I once slogged my way through read Pilgrim’s Progress. The imagery is memorable but the theological arguments tedious. Of all the various people representing errors that the pilgrim met, the one I found most memorable was the character of Ignorance, who tried hard to be a good Christian, lived a pious life and performed charitable acts, and sincerely believed he was living as the Bible commanded. Wrong. Since he did not believe what the author believed, which was that all mankind is fundamentally wicked, he was hauled off to hell just as he finally approached the gates of heaven. Many readers then, and perhaps some now, are sure he got just what he deserved. Such is the power of orthodox beliefs to harden people’s perceptions of right and wrong until they are convinced that not only are they right, but that everyone else is perniciously wrong.
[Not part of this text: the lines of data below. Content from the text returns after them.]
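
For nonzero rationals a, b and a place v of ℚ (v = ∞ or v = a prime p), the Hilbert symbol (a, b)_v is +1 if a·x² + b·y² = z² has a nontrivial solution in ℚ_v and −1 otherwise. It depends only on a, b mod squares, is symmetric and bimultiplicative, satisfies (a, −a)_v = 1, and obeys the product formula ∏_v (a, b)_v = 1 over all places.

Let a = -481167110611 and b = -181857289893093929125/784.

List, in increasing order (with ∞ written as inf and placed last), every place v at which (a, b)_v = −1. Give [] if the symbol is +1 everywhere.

(a, b) ≡ (-19, -795685) mod (ℚ^×)²; places V = {2, 5, 7, 11, 17, 19, 23, 37, ∞}.
(a,b)_5: α=0, u≡4; β=3, v≡3 (mod 5); (4|5)=+1, (3|5)=-1; sign (−1)^0·+1^3·-1^0 = +1.
(a,b)_19: α=1, u≡8; β=2, v≡6 (mod 19); (8|19)=-1, (6|19)=+1; sign (−1)^0·-1^2·+1^1 = +1.
(a,b)_37: α=2, u≡15; β=3, v≡24 (mod 37); (15|37)=-1, (24|37)=-1; sign (−1)^0·-1^3·-1^2 = -1.
(a,b)_11: α=2, u≡1; β=3, v≡3 (mod 11); (1|11)=+1, (3|11)=+1; sign (−1)^0·+1^3·+1^2 = +1.
(a,b)_∞: sgn(-19)=−, sgn(-795685)=−, so -1.
(a,b)_17: α=2, u≡13; β=3, v≡8 (mod 17); (13|17)=+1, (8|17)=+1; sign (−1)^0·+1^3·+1^2 = +1.
(a,b)_23: α=2, u≡18; β=3, v≡14 (mod 23); (18|23)=+1, (14|23)=-1; sign (−1)^0·+1^3·-1^2 = +1.
(a,b)_2: α=0, β=-4; u≡5, v≡3 (mod 8); ε(u)ε(v)=0·1, αω(v)=0·1, βω(u)=-4·1; sum ≡ 0  ⇒  +1.
(a,b)_7: α=0, u≡2; β=-2, v≡5 (mod 7); (2|7)=+1, (5|7)=-1; sign (−1)^0·+1^-2·-1^0 = +1.
(-19, -795685 / ℚ) ramifies at {37, ∞}: a division algebra.

[37, inf]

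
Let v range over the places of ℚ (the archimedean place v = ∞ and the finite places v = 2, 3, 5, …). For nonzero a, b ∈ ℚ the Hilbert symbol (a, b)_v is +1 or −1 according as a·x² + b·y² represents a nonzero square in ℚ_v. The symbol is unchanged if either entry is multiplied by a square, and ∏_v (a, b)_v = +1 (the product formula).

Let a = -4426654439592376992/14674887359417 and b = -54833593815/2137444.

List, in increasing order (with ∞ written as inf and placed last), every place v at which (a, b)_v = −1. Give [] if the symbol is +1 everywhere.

[3, inf]

Mod squares: a ≡ -714, b ≡ -15015. Check v ∈ {∞, 2, 3, 5, 7, 11, 13, 17, 31, 41, 43}.
v=11: a=11^4·(≡9), b=11^1·(≡2) mod 11; (9|11)=+1, (2|11)=-1; (−1)^{4·1·5}·(+1)^1·(-1)^4 = +1.
v=13: a=13^4·(≡3), b=13^3·(≡11) mod 13; (3|13)=+1, (11|13)=-1; (−1)^{4·3·6}·(+1)^3·(-1)^4 = +1.
v=17: a=17^-3·(≡2), b=17^-2·(≡8) mod 17; (2|17)=+1, (8|17)=+1; (−1)^{-3·-2·8}·(+1)^-2·(+1)^-3 = +1.
v=41: a=41^-2·(≡19), b=41^0·(≡10) mod 41; (19|41)=-1, (10|41)=+1; (−1)^{-2·0·20}·(-1)^0·(+1)^-2 = +1.
v=31: a=31^-2·(≡27), b=31^0·(≡10) mod 31; (27|31)=-1, (10|31)=+1; (−1)^{-2·0·15}·(-1)^0·(+1)^-2 = +1.
v=5: a=5^0·(≡4), b=5^1·(≡3) mod 5; (4|5)=+1, (3|5)=-1; (−1)^{0·1·2}·(+1)^1·(-1)^0 = +1.
v=∞: -714 < 0 and -15015 < 0  ⇒  (a,b)_∞ = -1.
v=2: v_2(a)=5, v_2(b)=-2; units ≡ 3, 1 (mod 8); ε·ε+αω+βω = 1·0+5·0+-2·1 ≡ 0  ⇒  (a,b)_2 = +1.
v=7: a=7^5·(≡6), b=7^5·(≡1) mod 7; (6|7)=-1, (1|7)=+1; (−1)^{5·5·3}·(-1)^5·(+1)^5 = +1.
v=3: a=3^9·(≡2), b=3^3·(≡2) mod 3; (2|3)=-1, (2|3)=-1; (−1)^{9·3·1}·(-1)^3·(-1)^9 = -1.
v=43: a=43^-2·(≡23), b=43^-2·(≡10) mod 43; (23|43)=+1, (10|43)=+1; (−1)^{-2·-2·21}·(+1)^-2·(+1)^-2 = +1.
(-714, -15015 / ℚ) ramifies at {3, ∞}: a division algebra.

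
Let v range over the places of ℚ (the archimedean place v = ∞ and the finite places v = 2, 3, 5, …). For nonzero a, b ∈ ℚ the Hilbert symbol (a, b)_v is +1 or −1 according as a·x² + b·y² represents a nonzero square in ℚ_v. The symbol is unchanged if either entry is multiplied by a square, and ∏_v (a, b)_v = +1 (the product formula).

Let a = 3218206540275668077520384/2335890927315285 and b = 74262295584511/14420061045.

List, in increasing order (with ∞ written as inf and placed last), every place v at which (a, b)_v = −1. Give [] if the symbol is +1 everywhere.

[5, 31]

(a, b) ≡ (68510, 155) mod (ℚ^×)²; places V = {2, 3, 5, 7, 11, 13, 17, 19, 29, 31, 47, 53, ∞}.
(a,b)_13: α=1, u≡8; β=-2, v≡10 (mod 13); (8|13)=-1, (10|13)=+1; sign (−1)^0·-1^-2·+1^1 = +1.
(a,b)_11: α=2, u≡6; β=0, v≡9 (mod 11); (6|11)=-1, (9|11)=+1; sign (−1)^0·-1^0·+1^2 = +1.
(a,b)_3: α=-16, u≡2; β=-10, v≡2 (mod 3); (2|3)=-1, (2|3)=-1; sign (−1)^0·-1^-10·-1^-16 = +1.
(a,b)_29: α=0, u≡11; β=2, v≡14 (mod 29); (11|29)=-1, (14|29)=-1; sign (−1)^0·-1^2·-1^0 = +1.
(a,b)_5: α=-1, u≡2; β=-1, v≡4 (mod 5); (2|5)=-1, (4|5)=+1; sign (−1)^0·-1^-1·+1^-1 = -1.
(a,b)_53: α=4, u≡21; β=4, v≡6 (mod 53); (21|53)=-1, (6|53)=+1; sign (−1)^0·-1^4·+1^4 = +1.
(a,b)_17: α=-3, u≡8; β=-2, v≡1 (mod 17); (8|17)=+1, (1|17)=+1; sign (−1)^0·+1^-2·+1^-3 = +1.
(a,b)_7: α=2, u≡2; β=0, v≡4 (mod 7); (2|7)=+1, (4|7)=+1; sign (−1)^0·+1^0·+1^2 = +1.
(a,b)_2: α=9, β=0; u≡7, v≡3 (mod 8); ε(u)ε(v)=1·1, αω(v)=9·1, βω(u)=0·0; sum ≡ 0  ⇒  +1.
(a,b)_47: α=-2, u≡5; β=0, v≡27 (mod 47); (5|47)=-1, (27|47)=+1; sign (−1)^0·-1^0·+1^-2 = +1.
(a,b)_31: α=5, u≡16; β=1, v≡7 (mod 31); (16|31)=+1, (7|31)=+1; sign (−1)^1·+1^1·+1^5 = -1.
(a,b)_19: α=2, u≡14; β=2, v≡14 (mod 19); (14|19)=-1, (14|19)=-1; sign (−1)^0·-1^2·-1^2 = +1.
(a,b)_∞: sgn(68510)=+, sgn(155)=+, so +1.
Ram(68510, 155) = {5, 31}; no ℚ_5-point on the conic.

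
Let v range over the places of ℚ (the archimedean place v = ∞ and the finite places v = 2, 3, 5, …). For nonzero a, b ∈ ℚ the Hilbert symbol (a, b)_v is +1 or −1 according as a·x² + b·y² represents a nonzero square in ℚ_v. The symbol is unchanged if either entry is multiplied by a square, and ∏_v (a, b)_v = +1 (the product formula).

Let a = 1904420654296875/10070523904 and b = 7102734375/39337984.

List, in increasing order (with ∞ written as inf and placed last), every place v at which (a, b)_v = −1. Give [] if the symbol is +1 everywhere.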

“Human organizations are founded by human beings, and their ideologies have precisely the same human source. It follows that into the ideologies of organizations there creep errors, which may on occasion be gross. Once these errors embed themselves in doctrine, they are beyond the reach of easy correction. They have become part of the source of unity. Their removal is not a mere scientific adjustment but a dislocation of the corporate body.”

The Heretics will change the way you think about how organizations sustain themselves even at the cost of destroying the very ideas they originally espoused. Communism would be a fine example of this, an ideology that promised freedom, equality, and abundance, and became the antithesis of all three.